A similar mistake happened with the numerator in the second expression...

Tonio

3. what would be the correct approach? Should I write out z in the form x+iy and expand everyting out, distribute the i, and group?

4. You have made a mistake in the fractions: $\dfrac{(1-z)}{(1+z)}\dfrac{(1+\overline{z})}{(1+\overline{z} )}$.
Now $(1-z)(1+\overline{z})=1-2i\text{Im}(z)-|z|^2$.
And $(1+z)(1+\overline{z})=|1+z|^2$

So, $\displaystyle \text{Im}(i~f(z))=\dfrac{1-|z|^2}{|1+z|^2}$.

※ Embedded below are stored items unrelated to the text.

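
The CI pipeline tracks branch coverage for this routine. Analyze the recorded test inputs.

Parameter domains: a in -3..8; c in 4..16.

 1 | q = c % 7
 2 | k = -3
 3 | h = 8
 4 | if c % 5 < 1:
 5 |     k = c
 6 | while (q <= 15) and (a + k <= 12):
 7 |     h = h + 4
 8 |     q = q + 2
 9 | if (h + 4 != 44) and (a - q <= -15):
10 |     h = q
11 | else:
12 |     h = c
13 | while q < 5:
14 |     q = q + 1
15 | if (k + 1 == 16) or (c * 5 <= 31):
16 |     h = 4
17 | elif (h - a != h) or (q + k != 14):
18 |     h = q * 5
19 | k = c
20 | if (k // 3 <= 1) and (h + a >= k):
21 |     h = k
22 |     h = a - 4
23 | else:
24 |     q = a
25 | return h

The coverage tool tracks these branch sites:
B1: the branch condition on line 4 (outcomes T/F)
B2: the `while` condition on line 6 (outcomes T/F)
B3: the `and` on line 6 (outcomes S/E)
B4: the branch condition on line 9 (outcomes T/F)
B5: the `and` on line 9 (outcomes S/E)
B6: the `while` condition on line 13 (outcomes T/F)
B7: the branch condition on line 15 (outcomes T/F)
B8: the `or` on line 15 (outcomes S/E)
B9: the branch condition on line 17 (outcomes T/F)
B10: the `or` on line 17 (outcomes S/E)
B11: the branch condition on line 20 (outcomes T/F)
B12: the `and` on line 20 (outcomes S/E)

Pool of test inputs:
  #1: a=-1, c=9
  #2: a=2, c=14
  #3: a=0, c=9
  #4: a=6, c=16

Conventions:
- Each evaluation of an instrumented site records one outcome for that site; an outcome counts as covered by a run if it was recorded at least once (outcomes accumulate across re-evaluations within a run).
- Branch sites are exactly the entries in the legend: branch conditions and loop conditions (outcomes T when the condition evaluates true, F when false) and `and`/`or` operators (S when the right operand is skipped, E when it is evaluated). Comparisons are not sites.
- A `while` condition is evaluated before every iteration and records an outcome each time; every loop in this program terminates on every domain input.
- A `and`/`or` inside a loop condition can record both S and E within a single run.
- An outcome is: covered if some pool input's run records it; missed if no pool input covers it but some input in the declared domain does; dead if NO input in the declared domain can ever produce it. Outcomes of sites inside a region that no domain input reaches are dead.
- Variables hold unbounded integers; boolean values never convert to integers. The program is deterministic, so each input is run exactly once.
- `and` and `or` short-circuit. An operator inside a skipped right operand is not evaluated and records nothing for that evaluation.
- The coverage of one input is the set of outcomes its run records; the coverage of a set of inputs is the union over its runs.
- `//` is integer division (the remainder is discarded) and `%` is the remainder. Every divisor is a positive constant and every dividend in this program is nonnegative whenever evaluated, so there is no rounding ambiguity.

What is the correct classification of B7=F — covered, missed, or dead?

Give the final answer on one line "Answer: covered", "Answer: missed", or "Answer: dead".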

5. Originally Posted by Plato
You have made a mistake in the fractions: $\dfrac{(1-z)}{(1+z)}\dfrac{(1+\overline{z})}{(1+\overline{z} )}$.
Now $(1-z)(1+\overline{z})=1-2i\text{Im}(z)-|z|^2$.
And $(1+z)(1+\overline{z})=|1+z|^2$

So, $\displaystyle \text{Im}(i~f(z))=\dfrac{1-|z|^2}{|1+z|^2}$.
So, just to be clear, the conjugate of $(1+z)$ is $(1-\bar{z})$ and the conjugate of $(1-z)$ is $(1+\bar{z})$? If so, this means I alwars change the sign and take the conjugate of the complex number in the expression. Correct?

Now, since $|z|<1\Leftrightarrow\\|z|^{2}<1\Leftrightarrow\\0< 1-|z|^{2}$ and $|1+z|^{2}>0$ for all $z$ in the domain, it follows that $f$ maps fromt he unit disk into the upper half-plane.

Is this a sufficient answer to the question?

Thanks for the help

6. Originally Posted by Danneedshelp
So, just to be clear, the conjugate of [tex](1+z)[\math] is $(1-\bar{z})$ and the conjugate of $(1-z)$ is $(1+\bar{z})$?
That is completely wrong.
First. To rationalize a complex fraction multiply by the conjugate of the denominator.

So $\dfrac{z}{w}=\dfrac{z\overline{w}}{|w|^2}$

Moreover, $\overline{1+z}=1+\bar{z}$ AND $\overline{1-z}=1-\bar{z}$